Dans la course au poste de secrétaire général ONU 2026, le Président Macky Sall porte une vision claire : une Organisation des Nations Unies inclusive, orientée vers l'action, à l'écoute de chaque État membre. À l'approche du rendez-vous des candidats, organisé en partenariat avec Bloomberg et diffusé en direct sur UN Web TV, cette vision sera confrontée, pour la première fois, à celle des autres prétendants à la succession d'António Guterres.
Le socle de la candidature est connu. Une approche intégrée de la paix, de la sécurité et du développement, parce que les crises d'aujourd'hui ne se laissent plus découper en dossiers séparés. Un multilatéralisme rénové, fidèle à la Charte des Nations Unies et à ses trois piliers : la paix et la sécurité, les droits de l'homme, le développement durable. Une organisation rationalisée, capable de faire mieux avec moins. Une méthode, enfin, fondée sur l'écoute de chaque État membre, sans exception.

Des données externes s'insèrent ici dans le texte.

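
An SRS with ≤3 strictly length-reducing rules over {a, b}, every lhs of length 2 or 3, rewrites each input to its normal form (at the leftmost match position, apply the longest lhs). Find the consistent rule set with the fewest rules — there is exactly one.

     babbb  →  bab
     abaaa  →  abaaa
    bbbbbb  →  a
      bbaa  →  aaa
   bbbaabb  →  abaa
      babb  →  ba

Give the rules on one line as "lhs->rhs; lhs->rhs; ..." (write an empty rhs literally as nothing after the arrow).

abb->a; bb->a

  | babbb => bab
  | abaaa
  | bbbbbb => abbbb => abb => a
  | bbaa => aaa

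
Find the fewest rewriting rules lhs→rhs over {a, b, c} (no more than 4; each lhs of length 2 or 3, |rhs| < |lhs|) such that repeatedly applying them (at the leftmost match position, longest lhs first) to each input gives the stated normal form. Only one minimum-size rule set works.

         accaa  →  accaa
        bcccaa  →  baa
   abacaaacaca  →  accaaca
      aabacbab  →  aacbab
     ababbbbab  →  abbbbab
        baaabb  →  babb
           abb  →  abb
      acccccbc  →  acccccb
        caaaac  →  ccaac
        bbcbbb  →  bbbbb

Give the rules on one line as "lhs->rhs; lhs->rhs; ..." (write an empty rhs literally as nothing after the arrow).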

À ce socle s'ajoute une ouverture assumée : une ONU davantage tournée vers les partenariats avec la société civile, la jeunesse et le secteur privé. Les défis mondiaux, du climat à l'intelligence artificielle, ne seront pas relevés par les seules chancelleries ; ils appellent la mobilisation de toutes les énergies.
Cette candidature est celle du Sénégal. Par communiqué du 20 juillet 2026, le ministère de l'Intégration africaine, des Affaires étrangères et des Sénégalais de l'Extérieur a annoncé le plein soutien de l'État : le Gouvernement et l'ensemble du réseau diplomatique sénégalais sont mobilisés pour promouvoir, auprès des États membres, une candidature « au service de l'Afrique et d'un multilatéralisme plus performant ». Seul candidat africain en lice, le Président Macky Sall est entré dans la course le 2 mars 2026, sa candidature ayant été déposée par le Burundi.
Le calendrier s'accélère. Le Conseil de sécurité doit procéder, dans la dernière semaine de juillet, à ses premiers votes indicatifs, étape traditionnelle par laquelle les quinze membres mesurent le soutien dont dispose chaque candidature avant la recommandation à l'Assemblée générale. Six candidatures sont déposées à ce jour.
L'Afrique au cœur, le monde en ligne de mire : la formule résume une ambition. Il s'agit de porter à la tête des Nations Unies l'expérience d'un chef d'État qui a présidé l'Union africaine, dirigé son pays douze ans et pratiqué, sur tous les continents, le dialogue des cultures et des intérêts. Une ONU inclusive, orientée vers l'action : la vision est posée ; les États membres en sont, à présent, les juges.